You have this correct:
We could watch an interesting series or anime.
This is the usual way to refer to a choice from the group of interesting things which are series or animes.
But it will be ambiguous if plural (so the article is absent) and will be understood on the sense of the particular adjectives and nouns:
Look at the big buses and taxis
Look at the noisy buses and taxis
Here the buses are big and the taxis are not; while the buses and taxis are both noisy.
We could watch an interesting series or an anime.
Formally this means the series is interesting and we are saying nothing about the anime. In practice this is ambiguous and depends mostly on the sense of the particular adjective and nouns and any emphasis when spoken.
A native speaker might well respond "Are you saying animes aren't interesting?" To which you might say:
We could watch an interesting series or an interesting anime.

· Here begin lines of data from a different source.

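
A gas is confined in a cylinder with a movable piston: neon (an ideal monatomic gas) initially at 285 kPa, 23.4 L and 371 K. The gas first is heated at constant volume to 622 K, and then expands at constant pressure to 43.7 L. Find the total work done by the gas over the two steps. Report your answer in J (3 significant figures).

Step 1 (isochoric): W = 0 (constant volume).
After step 1: P = 477.8 kPa (V unchanged).
Step 2 (isobaric): W = PΔV = (477.8 kPa)(43.7 − 23.4 L) = 9700 J.
W_total = 0 + 9700 = 9700 J.

W_total ≈ 9700 J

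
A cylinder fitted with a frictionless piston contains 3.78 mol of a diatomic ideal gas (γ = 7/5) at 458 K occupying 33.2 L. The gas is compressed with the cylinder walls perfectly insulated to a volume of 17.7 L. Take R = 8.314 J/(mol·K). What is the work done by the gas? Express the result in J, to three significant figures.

W ≈ -10300 J

Adiabatic: TV^(γ−1) = const with γ = 7/5.
T₂ = T₁ (V₁/V₂)^(γ−1) = 458 × (33.2/17.7)^0.4 = 458 × 1.286 = 589 K.
W_by = nCᵥ(T₁ − T₂) = (3.78)(20.79)(458 − 589) = -10294 J.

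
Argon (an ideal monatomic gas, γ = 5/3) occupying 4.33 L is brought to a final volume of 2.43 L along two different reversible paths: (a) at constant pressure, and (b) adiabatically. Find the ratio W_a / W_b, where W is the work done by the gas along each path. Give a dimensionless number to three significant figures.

Path (a) isobaric: W = P₁(V₂ − V₁) → W_a/(P₁V₁) = -0.4388.
Path (b) adiabatic: W = P₁V₁(1 − (V₁/V₂)^(γ−1))/(γ−1) → W_b/(P₁V₁) = -0.7047.
W_a / W_b = -0.4388 / -0.7047 = 0.6227.

W_a / W_b ≈ 0.623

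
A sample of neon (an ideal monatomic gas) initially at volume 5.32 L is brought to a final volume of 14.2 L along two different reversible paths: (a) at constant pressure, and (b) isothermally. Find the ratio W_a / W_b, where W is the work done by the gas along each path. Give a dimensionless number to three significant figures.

W_a / W_b ≈ 1.70

Path (a) isobaric: W = P₁(V₂ − V₁) → W_a/(P₁V₁) = 1.669.
Path (b) isothermal: W = P₁V₁ ln(V₂/V₁) → W_b/(P₁V₁) = 0.9818.
W_a / W_b = 1.669 / 0.9818 = 1.7.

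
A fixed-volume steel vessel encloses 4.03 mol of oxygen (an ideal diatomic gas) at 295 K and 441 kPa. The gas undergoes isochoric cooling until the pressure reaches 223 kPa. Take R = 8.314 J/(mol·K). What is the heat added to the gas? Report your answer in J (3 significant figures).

Constant volume ⇒ W = 0, so Q = ΔU = nCᵥΔT with Cᵥ = 5R/2 = 20.79 J/(mol·K).
At constant V, T₂/T₁ = P₂/P₁ ⇒ ΔT = T₁(P₂/P₁ − 1) = 295·(223/441 − 1) = -145.8 K.
ΔU = (4.03)(20.79)(-145.8) = -12215 J.

Q ≈ -12200 J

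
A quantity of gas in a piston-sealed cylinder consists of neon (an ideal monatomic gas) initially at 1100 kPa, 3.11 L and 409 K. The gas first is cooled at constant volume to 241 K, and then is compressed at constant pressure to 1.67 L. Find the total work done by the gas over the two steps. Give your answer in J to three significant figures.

Step 1 (isochoric): W = 0 (constant volume).
After step 1: P = 648.2 kPa (V unchanged).
Step 2 (isobaric): W = PΔV = (648.2 kPa)(1.67 − 3.11 L) = -933.4 J.
W_total = 0 − 933.4 = -933.4 J.

W_total ≈ -933 J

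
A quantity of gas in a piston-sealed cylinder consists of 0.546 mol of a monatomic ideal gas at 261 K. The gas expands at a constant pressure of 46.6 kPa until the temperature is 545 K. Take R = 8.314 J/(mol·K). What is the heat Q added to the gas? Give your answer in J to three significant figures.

Q ≈ 3220 J

Isobaric: W = nRΔT = (0.546)(8.314)(284) = 1289 J.
ΔU = nCᵥΔT with Cᵥ = 3R/2: ΔU = (0.546)(12.47)(284) = 1934 J.
Q = ΔU + W = 1934 + 1289 = 3223 J.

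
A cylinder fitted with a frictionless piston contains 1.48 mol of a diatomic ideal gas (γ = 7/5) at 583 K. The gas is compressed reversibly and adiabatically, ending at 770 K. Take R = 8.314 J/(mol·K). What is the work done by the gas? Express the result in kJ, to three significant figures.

Adiabatic ⇒ Q = 0, so W_by = −ΔU = nCᵥ(T₁ − T₂).
Cᵥ = 5R/2 = 20.79 J/(mol·K).
W = (1.48)(20.79)(583 − 770) = -5752 J.

W ≈ -5.75 kJ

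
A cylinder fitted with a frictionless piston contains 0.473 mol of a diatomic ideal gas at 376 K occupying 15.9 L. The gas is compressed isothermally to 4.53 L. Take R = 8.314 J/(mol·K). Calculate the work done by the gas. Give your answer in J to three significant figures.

Isothermal: W = nRT ln(V₂/V₁).
W = (0.473)(8.314)(376) × ln(4.53/15.9)
  = 1479 × -1.256
W_by_gas = -1857 J.

W ≈ -1860 J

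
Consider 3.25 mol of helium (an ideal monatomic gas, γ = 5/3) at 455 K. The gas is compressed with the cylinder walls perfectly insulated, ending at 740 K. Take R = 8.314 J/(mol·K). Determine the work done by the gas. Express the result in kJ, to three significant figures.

Adiabatic ⇒ Q = 0, so W_by = −ΔU = nCᵥ(T₁ − T₂).
Cᵥ = 3R/2 = 12.47 J/(mol·K).
W = (3.25)(12.47)(455 − 740) = -11551 J.

W ≈ -11.6 kJ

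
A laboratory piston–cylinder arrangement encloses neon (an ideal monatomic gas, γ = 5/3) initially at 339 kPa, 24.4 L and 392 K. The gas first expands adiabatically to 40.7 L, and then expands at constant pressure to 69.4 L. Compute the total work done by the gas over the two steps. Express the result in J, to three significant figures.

W_total ≈ 7730 J

Step 1 (adiabatic): W = (P₁V₁ − P₂V₂)/(γ−1) = (8272 − 5881)/0.667 = 3586 J.
After step 1: P = 144.5 kPa, V = 40.7 L, T = 278.7 K.
Step 2 (isobaric): W = PΔV = (144.5 kPa)(69.4 − 40.7 L) = 4147 J.
W_total = 3586 + 4147 = 7733 J.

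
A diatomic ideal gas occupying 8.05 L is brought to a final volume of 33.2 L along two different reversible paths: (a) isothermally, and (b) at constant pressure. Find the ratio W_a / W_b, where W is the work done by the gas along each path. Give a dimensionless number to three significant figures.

Path (a) isothermal: W = P₁V₁ ln(V₂/V₁) → W_a/(P₁V₁) = 1.417.
Path (b) isobaric: W = P₁(V₂ − V₁) → W_b/(P₁V₁) = 3.124.
W_a / W_b = 1.417 / 3.124 = 0.4535.

W_a / W_b ≈ 0.454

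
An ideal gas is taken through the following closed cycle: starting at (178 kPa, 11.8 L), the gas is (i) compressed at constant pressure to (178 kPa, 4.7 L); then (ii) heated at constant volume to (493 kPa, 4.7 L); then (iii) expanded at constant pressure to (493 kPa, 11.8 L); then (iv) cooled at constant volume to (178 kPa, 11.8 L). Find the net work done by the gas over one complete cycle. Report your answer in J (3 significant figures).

W_net ≈ 2240 J

Constant-volume legs do no work.
W(i) = (178)(4.7 − 11.8) = -1264 J; W(iii) = (493)(11.8 − 4.7) = 3500 J.
W_net = -1264 + 3500 = 2236 J (the clockwise enclosed area).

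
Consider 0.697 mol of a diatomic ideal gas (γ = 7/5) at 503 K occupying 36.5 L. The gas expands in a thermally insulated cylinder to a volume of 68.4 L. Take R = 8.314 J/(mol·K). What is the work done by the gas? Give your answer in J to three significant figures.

W ≈ 1620 J

Adiabatic: TV^(γ−1) = const with γ = 7/5.
T₂ = T₁ (V₁/V₂)^(γ−1) = 503 × (36.5/68.4)^0.4 = 503 × 0.7778 = 391.3 K.
W_by = nCᵥ(T₁ − T₂) = (0.697)(20.79)(503 − 391.3) = 1619 J.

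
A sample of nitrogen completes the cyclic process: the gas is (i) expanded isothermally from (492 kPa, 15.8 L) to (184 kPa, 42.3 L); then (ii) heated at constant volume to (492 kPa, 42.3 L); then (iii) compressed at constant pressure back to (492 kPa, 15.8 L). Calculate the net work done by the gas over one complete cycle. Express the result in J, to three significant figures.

Leg (i): W = PᵢVᵢ ln(V_f/Vᵢ) = (7774) ln(42.3/15.8) = 7655 J.
Leg (ii): W = 0.
Leg (iii): W = PΔV = (492)(15.8 − 42.3) = -13038 J.
W_net = 7655 − 13038 = -5383 J.

W_net ≈ -5380 J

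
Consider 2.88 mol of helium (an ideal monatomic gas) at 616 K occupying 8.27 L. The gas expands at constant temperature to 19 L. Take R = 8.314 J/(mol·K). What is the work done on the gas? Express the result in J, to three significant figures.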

This is a correct sentence which you would use only to specifically emphasise that both are interesting.
If you want to unambiguously apply the adjective to only one, put it on the second noun:
We could watch an anime or interesting series.
This doesn't necessarily mean the speaker considers animes to be uninteresting, just stressing that the series for consideration must be.
... or use a balanced construction which alternates both the adjectives and the nouns:
We could watch a funny cartoon or romantic comedy
Here it's clear the cartoon is specifically funny while the comedy is specifically romantic (though funny too, it's a comedy).